Dependent upon ever-changing lake levels, an abundant stand of wild rice often covers two-thirds of the lake by August. In years past, Native American families came here to load their canoes with the ripening rice. Late in the fall waterfowl quietly ripple through the water gleaning the remnants.

White-tailed deer, black bear, red and grey fox find their way along forest paths to drink at its banks. Industrious inhabitants of a large beaver lodge are often seen swimming and tugging along small aspen saplings and birch branches during the early morning and evening hours.

In a secluded boggy area of the lake, wild cranberries ripening in September resemble red rubies as they lie nestled on a bed of sphagnum moss.

I enjoy the peace and quiet of this undeveloped gem most from my rustic cedar swing which sits beneath a wide-branching maple tree at lakeside. There I can daydream, listen to the whoosh and whistle of waterfowl’s wings, spot a muskrat bringing fresh cattail shoots to her home, or simply soak in the evening’s red-orange sunsets. This is tranquility.


VFL Essay 17: "Letter to Grandchildren" by Linda Knosalla

Dear Grandchildren,

Papa and I moved across the road from a lake for you. The little place sometimes seems cramped but you don’t seem to mind because here, childhood is on hold.

We take your hands in ours, one child on each side for me and the same for Papa and walk the road, which has settled down for supper. We point to the night birds over the water while the sun meanders down among the trees. It takes its time just like we do; we don’t want anything to end too soon. The mourning dove, the bald eagles, fish slapping while they feed and screen doors sing the evening, Boats tied to their docks nudge the worn boards in a gentle grump.

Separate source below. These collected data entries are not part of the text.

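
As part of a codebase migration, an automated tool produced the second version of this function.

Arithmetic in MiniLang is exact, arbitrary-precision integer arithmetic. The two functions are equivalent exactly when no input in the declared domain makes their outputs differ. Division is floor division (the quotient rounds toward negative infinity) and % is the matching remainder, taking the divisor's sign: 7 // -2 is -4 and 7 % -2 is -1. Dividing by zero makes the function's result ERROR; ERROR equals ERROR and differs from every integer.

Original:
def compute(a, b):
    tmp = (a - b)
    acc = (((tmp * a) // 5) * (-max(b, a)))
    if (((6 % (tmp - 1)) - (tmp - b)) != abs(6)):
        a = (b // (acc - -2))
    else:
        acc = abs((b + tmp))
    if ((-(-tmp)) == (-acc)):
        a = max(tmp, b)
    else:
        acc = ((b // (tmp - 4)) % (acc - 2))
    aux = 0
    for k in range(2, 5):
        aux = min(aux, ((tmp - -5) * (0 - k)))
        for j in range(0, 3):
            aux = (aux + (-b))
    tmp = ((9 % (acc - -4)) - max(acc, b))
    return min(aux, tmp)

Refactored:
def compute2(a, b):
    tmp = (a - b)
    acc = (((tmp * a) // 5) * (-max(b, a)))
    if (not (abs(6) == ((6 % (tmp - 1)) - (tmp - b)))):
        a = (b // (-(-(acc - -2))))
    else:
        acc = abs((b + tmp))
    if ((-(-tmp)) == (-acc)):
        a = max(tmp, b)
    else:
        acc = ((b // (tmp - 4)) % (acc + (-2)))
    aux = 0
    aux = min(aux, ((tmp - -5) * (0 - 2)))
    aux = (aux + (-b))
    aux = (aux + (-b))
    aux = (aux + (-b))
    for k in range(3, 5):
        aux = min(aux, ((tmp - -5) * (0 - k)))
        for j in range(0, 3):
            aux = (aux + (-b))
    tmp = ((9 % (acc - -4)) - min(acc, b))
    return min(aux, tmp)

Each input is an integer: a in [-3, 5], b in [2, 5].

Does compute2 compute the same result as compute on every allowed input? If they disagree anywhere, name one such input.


Equivalent. The suspicious edit (`max(acc, b)` became `min(acc, b)`) never changes the result for any input inside the declared domain.
An exhaustive pass over the 36 declared inputs shows identical outputs.
Spot check at a=5, b=3 — compute: tmp becomes 2; next acc becomes -10; next (((6 % (tmp - 1)) - (tmp - b)) != abs(6)) evaluates to true; next a becomes -1; next ((-(-tmp)) == (-acc)) evaluates to false; next acc becomes -2; next aux becomes 0; next at k=2:; next aux becomes -14; next at j=0:; next aux becomes -17; next at j=1:; next aux becomes -20; next at j=2:; next aux becomes -23; next at k=3:; next aux becomes -23; next at j=0:; next aux becomes -26; next at j=1:; next aux becomes -29; next at j=2:; next aux becomes -32; next at k=4:; next aux becomes -32; next at j=0:; next aux becomes -35; next at j=1:; next aux becomes -38; next at j=2:; next aux becomes -41; next tmp becomes -2; next final value -41. compute2: tmp becomes 2; next acc becomes -10; next (not (abs(6) == ((6 % (tmp - 1)) - (tmp - b)))) evaluates to true; next a becomes -1; next ((-(-tmp)) == (-acc)) evaluates to false; next acc becomes -2; next aux becomes 0; next aux becomes -14; next aux becomes -17; next aux becomes -20; next aux becomes -23; next at k=3:; next aux becomes -23; next at j=0:; next aux becomes -26; next at j=1:; next aux becomes -29; next at j=2:; next aux becomes -32; next at k=4:; next aux becomes -32; next at j=0:; next aux becomes -35; next at j=1:; next aux becomes -38; next at j=2:; next aux becomes -41; next tmp becomes 3; next final value -41. Both give -41.
verdict: equivalent


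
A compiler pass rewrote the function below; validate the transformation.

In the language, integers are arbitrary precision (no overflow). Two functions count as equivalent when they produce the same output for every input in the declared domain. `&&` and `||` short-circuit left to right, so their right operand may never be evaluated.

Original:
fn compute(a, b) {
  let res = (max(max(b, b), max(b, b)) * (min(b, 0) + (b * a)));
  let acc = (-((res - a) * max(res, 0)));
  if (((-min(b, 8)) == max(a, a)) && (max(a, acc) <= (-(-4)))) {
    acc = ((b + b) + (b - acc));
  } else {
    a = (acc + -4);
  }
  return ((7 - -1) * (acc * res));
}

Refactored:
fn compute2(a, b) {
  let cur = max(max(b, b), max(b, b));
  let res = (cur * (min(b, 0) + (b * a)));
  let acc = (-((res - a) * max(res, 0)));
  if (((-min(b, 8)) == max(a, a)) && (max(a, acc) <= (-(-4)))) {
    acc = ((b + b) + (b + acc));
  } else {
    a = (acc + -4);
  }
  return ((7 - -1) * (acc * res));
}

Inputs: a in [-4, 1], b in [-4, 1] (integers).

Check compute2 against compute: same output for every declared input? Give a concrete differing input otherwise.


Consider the input a=1, b=-1.
compute: res becomes 2; next acc becomes -2; next (((-min(b, 8)) == max(a, a)) && (max(a, acc) <= (-(-4)))) evaluates to true; next acc becomes -1; next final value -16
compute2: cur becomes -1; next res becomes 2; next acc becomes -2; next (((-min(b, 8)) == max(a, a)) && (max(a, acc) <= (-(-4)))) evaluates to true; next acc becomes -5; next final value -80
-16 and -80 differ, so these are not the same function on this domain.
verdict: not equivalent; witness: a=1, b=-1


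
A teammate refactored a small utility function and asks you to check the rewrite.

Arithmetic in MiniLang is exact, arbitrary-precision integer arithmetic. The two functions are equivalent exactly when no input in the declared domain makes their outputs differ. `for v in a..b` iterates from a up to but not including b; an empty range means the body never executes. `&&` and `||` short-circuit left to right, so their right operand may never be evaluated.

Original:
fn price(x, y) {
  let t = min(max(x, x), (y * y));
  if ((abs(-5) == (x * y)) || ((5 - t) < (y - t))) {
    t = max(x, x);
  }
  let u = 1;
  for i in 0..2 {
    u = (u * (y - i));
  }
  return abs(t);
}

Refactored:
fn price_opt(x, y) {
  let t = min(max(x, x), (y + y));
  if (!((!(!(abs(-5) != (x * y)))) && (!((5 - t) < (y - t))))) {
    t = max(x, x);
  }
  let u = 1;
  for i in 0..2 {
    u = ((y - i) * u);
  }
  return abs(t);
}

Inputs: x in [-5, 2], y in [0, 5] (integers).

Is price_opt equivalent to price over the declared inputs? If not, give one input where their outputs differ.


At x=2, y=1: price gives 1, price_opt gives 2.
verdict: not equivalent; witness: x=2, y=1


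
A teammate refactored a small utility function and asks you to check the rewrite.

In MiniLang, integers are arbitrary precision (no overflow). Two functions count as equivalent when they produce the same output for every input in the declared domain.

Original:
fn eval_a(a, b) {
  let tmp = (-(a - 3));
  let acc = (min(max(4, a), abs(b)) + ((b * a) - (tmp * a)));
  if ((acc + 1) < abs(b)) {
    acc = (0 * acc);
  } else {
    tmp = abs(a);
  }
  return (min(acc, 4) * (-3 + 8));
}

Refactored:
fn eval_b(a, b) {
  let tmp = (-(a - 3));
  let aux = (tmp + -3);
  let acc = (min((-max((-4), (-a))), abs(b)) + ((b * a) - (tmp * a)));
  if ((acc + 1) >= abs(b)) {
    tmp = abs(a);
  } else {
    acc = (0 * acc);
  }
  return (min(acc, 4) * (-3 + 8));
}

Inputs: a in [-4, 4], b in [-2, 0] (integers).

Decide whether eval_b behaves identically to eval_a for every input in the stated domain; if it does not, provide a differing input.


The rewrite breaks on a=-1, b=0, where the results are 20 and 15.
eval_a: tmp := 4 | acc := 4 | ((acc + 1) < abs(b)): false | tmp := 1 | result 20
eval_b: tmp := 4 | aux := 1 | acc := 3 | ((acc + 1) >= abs(b)): true | tmp := 1 | result 15
verdict: not equivalent; witness: a=-1, b=0


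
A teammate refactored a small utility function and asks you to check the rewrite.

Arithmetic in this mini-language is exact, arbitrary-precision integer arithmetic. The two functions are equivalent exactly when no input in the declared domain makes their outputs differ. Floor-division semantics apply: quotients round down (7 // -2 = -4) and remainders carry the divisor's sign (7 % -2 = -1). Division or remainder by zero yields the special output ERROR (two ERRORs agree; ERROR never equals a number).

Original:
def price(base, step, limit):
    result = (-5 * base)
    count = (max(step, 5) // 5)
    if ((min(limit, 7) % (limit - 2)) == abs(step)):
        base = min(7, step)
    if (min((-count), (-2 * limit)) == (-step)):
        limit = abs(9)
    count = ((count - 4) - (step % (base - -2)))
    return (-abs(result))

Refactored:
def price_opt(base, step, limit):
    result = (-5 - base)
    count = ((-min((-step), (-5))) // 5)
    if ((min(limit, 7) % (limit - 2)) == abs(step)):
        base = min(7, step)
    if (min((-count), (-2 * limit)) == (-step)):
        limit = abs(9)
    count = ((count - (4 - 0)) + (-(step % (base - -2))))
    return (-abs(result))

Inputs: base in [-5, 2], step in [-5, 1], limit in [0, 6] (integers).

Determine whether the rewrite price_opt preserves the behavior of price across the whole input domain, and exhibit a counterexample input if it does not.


Try base=-5, step=-5, limit=0.
price: result := 25 | count := 1 | ((min(limit, 7) % (limit - 2)) == abs(step)): false | (min((-count), (-2 * limit)) == (-step)): false | count := -1 | result -25
price_opt: result := 0 | count := 1 | ((min(limit, 7) % (limit - 2)) == abs(step)): false | (min((-count), (-2 * limit)) == (-step)): false | count := -1 | result 0
-25 against 0: the behavior changed.
verdict: not equivalent; witness: base=-5, step=-5, limit=0


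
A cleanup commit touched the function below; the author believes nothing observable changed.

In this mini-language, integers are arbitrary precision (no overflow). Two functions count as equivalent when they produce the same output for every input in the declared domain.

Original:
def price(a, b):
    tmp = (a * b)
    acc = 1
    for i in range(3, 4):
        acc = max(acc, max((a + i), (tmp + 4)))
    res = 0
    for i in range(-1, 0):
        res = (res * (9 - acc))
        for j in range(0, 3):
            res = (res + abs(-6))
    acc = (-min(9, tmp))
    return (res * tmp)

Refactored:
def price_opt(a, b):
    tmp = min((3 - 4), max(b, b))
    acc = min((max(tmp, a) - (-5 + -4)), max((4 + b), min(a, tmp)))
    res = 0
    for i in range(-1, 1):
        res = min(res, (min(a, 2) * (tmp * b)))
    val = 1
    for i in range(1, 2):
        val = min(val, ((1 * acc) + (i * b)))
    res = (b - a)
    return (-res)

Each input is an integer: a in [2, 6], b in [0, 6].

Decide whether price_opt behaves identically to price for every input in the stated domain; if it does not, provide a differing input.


a=2, b=0 yields 0 from price but 2 from price_opt.
verdict: not equivalent; witness: a=2, b=0


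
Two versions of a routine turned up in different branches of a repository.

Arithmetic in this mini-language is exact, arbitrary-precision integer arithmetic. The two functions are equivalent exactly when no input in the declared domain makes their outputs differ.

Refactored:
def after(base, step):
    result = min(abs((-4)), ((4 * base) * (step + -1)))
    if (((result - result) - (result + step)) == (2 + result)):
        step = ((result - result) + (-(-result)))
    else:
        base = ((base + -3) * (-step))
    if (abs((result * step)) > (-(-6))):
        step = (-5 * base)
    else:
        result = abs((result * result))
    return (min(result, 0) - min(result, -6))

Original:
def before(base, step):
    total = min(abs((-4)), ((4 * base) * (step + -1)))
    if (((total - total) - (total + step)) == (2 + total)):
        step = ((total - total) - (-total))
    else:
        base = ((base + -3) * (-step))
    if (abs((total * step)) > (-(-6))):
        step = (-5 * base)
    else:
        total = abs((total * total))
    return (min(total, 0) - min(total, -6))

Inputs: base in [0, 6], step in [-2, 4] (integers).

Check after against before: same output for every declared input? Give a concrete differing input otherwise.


Comparing the listings, the differences include: arithmetic usage differs; and local variable names differ.
As a probe, take base=6, step=4: before runs total becomes 4; next (((total - total) - (total + step)) == (2 + total)) evaluates to false; next base becomes -12; next (abs((total * step)) > (-(-6))) evaluates to true; next step becomes 60; next final value 6; after runs result becomes 4; next (((result - result) - (result + step)) == (2 + result)) evaluates to false; next base becomes -12; next (abs((result * step)) > (-(-6))) evaluates to true; next step becomes 60; next final value 6; both end at 6.
Every one of the 49 inputs gives matching results.
verdict: equivalent


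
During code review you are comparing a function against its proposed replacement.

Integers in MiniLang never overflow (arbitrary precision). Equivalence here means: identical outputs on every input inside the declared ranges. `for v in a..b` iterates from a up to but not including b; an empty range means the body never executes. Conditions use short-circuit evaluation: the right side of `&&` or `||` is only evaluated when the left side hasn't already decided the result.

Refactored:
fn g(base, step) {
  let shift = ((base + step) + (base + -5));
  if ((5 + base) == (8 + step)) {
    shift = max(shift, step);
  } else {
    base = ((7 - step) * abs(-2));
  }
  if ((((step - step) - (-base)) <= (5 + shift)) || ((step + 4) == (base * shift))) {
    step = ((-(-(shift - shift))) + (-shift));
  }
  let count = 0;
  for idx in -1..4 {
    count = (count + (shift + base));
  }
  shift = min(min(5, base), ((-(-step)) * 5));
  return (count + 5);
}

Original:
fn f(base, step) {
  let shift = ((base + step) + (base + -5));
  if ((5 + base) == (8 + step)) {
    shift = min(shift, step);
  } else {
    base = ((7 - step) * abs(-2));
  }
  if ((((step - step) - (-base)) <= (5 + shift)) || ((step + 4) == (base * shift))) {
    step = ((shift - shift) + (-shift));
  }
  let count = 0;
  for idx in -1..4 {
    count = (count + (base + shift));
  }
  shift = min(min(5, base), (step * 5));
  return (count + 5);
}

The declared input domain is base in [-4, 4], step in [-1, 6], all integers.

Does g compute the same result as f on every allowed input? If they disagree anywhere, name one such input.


Take base=2, step=-1.
f: shift=-2, then ((5 + base) == (8 + step)) is true, then shift=-2, then ((((step - step) - (-base)) <= (5 + shift)) || ((step + 4) == (base * shift))) is true, then step=2, then count=0, then (idx=-1), then count=0, then (idx=0), then count=0, then (idx=1), then count=0, then (idx=2), then count=0, then (idx=3), then count=0, then shift=2, then returns 5
g: shift=-2, then ((5 + base) == (8 + step)) is true, then shift=-1, then ((((step - step) - (-base)) <= (5 + shift)) || ((step + 4) == (base * shift))) is true, then step=1, then count=0, then (idx=-1), then count=1, then (idx=0), then count=2, then (idx=1), then count=3, then (idx=2), then count=4, then (idx=3), then count=5, then shift=2, then returns 10
5 against 10: the behavior changed.
verdict: not equivalent; witness: base=2, step=-1


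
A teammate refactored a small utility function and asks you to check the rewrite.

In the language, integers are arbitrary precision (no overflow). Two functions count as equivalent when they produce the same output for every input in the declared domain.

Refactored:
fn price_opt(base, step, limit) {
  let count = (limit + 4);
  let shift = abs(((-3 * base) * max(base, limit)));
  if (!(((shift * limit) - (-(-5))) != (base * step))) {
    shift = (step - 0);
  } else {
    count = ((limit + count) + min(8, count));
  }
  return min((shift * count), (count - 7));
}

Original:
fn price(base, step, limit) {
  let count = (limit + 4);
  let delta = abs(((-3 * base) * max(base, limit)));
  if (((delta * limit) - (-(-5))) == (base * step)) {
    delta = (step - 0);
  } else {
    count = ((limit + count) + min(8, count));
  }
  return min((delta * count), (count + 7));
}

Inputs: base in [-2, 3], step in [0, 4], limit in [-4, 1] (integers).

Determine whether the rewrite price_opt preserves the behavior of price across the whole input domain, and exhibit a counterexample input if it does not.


Take base=-2, step=0, limit=-2.
price: count becomes 2; next delta becomes 12; next (((delta * limit) - (-(-5))) == (base * step)) evaluates to false; next count becomes 2; next final value 9
price_opt: count becomes 2; next shift becomes 12; next (!(((shift * limit) - (-(-5))) != (base * step))) evaluates to false; next count becomes 2; next final value -5
9 against -5: the behavior changed.
verdict: not equivalent; witness: base=-2, step=0, limit=-2


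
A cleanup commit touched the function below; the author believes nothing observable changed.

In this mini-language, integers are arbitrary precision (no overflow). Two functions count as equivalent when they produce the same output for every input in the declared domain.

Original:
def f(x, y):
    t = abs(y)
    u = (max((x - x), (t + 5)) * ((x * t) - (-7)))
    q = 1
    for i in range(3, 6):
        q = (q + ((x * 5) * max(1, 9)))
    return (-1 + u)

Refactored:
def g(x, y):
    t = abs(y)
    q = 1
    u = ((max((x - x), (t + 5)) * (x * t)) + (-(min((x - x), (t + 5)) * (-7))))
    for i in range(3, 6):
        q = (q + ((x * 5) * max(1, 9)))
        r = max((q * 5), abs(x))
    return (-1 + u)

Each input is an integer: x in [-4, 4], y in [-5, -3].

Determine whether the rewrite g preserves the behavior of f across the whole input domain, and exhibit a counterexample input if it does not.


Input x=-4, y=-5: -131 from f versus -201 from g.
verdict: not equivalent; witness: x=-4, y=-5


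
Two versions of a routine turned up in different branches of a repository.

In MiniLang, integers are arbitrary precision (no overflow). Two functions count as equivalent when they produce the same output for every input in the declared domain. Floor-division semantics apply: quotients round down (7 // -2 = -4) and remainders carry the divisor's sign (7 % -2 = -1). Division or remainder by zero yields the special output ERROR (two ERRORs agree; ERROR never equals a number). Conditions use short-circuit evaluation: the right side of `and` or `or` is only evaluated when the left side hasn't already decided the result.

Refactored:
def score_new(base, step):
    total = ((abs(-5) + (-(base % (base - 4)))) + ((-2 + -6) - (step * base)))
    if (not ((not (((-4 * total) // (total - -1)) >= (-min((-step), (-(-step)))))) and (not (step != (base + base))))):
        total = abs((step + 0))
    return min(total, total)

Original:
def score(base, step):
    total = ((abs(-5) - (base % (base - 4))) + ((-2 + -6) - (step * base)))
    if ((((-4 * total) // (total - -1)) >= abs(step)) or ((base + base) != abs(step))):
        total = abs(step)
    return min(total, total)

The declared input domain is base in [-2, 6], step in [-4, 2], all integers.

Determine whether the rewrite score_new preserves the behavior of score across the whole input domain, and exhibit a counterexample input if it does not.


On input base=-2, step=-4, score returns 4 while score_new returns -9.
verdict: not equivalent; witness: base=-2, step=-4


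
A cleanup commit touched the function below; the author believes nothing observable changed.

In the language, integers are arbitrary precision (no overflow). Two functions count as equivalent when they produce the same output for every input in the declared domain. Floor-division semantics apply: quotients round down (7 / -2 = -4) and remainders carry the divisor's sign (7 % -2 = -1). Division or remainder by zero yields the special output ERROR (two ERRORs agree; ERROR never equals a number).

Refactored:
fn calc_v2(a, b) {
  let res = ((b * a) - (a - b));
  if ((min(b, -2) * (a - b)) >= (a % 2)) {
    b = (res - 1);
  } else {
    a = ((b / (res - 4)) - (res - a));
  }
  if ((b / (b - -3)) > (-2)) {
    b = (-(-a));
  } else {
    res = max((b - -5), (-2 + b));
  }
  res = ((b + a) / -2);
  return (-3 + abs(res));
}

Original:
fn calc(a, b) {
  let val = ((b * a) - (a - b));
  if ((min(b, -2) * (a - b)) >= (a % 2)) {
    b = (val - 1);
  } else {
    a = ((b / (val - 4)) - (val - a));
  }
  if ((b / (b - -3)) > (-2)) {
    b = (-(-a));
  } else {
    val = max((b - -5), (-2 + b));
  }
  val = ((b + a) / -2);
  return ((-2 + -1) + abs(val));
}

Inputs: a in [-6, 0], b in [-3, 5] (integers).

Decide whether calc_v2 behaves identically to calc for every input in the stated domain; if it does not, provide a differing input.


Differences: arithmetic usage differs; and local variable names differ; and constant usage differs — yet all 63 inputs agree.
verdict: equivalent


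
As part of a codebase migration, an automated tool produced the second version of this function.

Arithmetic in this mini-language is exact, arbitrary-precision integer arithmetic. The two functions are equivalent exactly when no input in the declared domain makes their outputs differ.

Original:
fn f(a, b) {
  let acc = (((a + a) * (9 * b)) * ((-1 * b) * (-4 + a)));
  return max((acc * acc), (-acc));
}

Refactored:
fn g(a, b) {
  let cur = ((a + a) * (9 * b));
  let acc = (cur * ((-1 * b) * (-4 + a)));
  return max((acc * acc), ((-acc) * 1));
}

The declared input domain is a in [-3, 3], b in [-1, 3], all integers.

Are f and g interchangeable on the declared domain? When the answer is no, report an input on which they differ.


Although statement counts differ; also local variable names differ; also arithmetic usage differs; also constant usage differs, 35/35 inputs agree.
verdict: equivalent


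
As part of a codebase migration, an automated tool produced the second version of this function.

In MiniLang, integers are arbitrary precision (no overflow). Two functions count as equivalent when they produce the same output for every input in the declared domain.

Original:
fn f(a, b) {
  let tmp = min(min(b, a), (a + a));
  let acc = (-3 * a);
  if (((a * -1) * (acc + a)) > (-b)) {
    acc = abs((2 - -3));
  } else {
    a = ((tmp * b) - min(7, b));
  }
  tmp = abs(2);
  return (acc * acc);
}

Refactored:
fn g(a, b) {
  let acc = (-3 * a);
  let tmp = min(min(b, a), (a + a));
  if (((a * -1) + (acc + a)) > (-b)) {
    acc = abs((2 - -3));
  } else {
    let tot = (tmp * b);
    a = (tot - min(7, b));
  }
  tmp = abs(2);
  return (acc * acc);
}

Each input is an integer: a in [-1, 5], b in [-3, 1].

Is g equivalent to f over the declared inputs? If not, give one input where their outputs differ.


a=-1, b=-2 yields 9 from f but 25 from g.
verdict: not equivalent; witness: a=-1, b=-2


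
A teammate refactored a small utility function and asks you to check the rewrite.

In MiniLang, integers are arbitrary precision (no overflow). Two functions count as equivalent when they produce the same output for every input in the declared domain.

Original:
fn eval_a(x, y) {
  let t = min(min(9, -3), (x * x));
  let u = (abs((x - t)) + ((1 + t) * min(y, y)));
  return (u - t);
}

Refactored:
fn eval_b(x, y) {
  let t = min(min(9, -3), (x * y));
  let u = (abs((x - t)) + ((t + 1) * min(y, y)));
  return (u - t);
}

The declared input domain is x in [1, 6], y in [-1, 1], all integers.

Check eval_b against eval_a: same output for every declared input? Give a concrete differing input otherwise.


These are not equivalent — on x=4, y=-1 the outputs split (12 vs 15).
eval_a: t becomes -3; next u becomes 9; next final value 12
eval_b: t becomes -4; next u becomes 11; next final value 15
verdict: not equivalent; witness: x=4, y=-1


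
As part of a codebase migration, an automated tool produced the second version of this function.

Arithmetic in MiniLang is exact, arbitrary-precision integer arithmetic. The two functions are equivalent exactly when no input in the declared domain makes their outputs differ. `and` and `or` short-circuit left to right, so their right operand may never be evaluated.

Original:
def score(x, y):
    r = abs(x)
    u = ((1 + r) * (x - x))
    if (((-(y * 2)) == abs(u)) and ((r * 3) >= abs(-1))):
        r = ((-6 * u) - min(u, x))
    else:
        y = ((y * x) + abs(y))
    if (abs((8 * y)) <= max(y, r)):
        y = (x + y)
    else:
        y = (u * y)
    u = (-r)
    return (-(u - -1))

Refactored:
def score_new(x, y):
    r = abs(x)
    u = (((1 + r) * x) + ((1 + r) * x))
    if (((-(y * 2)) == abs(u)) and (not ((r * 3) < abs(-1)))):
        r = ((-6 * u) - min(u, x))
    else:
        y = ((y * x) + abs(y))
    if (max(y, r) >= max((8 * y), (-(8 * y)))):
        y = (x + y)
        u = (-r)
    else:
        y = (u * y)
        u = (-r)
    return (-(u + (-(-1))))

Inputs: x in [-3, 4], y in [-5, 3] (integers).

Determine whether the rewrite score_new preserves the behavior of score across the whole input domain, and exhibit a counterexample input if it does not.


Input x=-1, y=-2: 0 from score versus 27 from score_new.
verdict: not equivalent; witness: x=-1, y=-2


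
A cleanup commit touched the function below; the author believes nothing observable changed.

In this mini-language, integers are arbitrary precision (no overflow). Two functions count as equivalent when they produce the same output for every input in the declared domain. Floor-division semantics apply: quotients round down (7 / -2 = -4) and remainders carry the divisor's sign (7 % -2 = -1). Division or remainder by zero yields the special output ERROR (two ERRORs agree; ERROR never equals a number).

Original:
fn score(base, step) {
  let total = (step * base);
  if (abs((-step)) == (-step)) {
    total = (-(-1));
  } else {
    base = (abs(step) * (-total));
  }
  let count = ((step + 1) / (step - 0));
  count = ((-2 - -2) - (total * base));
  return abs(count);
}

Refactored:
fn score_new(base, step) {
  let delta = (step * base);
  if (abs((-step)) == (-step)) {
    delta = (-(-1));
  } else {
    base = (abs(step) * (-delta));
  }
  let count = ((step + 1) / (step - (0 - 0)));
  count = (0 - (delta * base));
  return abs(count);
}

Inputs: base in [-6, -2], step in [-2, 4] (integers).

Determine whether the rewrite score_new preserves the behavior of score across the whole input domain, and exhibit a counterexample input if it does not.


Reading the diff, among the changes: local variable names differ, constant usage differs.
As a probe, take base=-4, step=-1: score runs total becomes 4; next (abs((-step)) == (-step)) evaluates to true; next total becomes 1; next count becomes 0; next count becomes 4; next final value 4; score_new runs delta becomes 4; next (abs((-step)) == (-step)) evaluates to true; next delta becomes 1; next count becomes 0; next count becomes 4; next final value 4; both end at 4.
Sweeping the whole domain (35 inputs) finds no disagreement.
verdict: equivalent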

Tomorrow, we will lie on the dock and peer down through the slats to see what lives there, like a bobber lost last summer or the handle of a reel dropped long ago. I will tell you about when I saw a snake swimming. Maybe you will see a northern lying in the shade there like my brother did long ago. You will help me remember a time when my summers were spent getting wet, not in the chlorine pools of today, but among the soft shore weeds and minnows. My bunions will join your small feet as we slip them into the lake together.

Because I am your grandmother, you will wear a life jacket even though I never did. You will wear the sunscreen so foreign to me as a child but you will share some memories with me too. Like I did, you might find a tiny clam shell and a shiny rock and ask, “What are these?” Perhaps, you will pull up a long weed, whip it around and splash it down on the water. I did.

When papa returns we will go on the pontoon for a ride. Our older bodies no longer adjust to the movements of a rowboat. I hope someday you can learn to love a rowboat as I did. Taking my pillow and a good book, I would stretch out across one seat and let the waves rock me as I anchored in a quiet cove.

Finally at the end of the day, I will whisper my Grandma’s words as she kissed me goodnight, “How wonderful to be a child at the lake, remember it all.”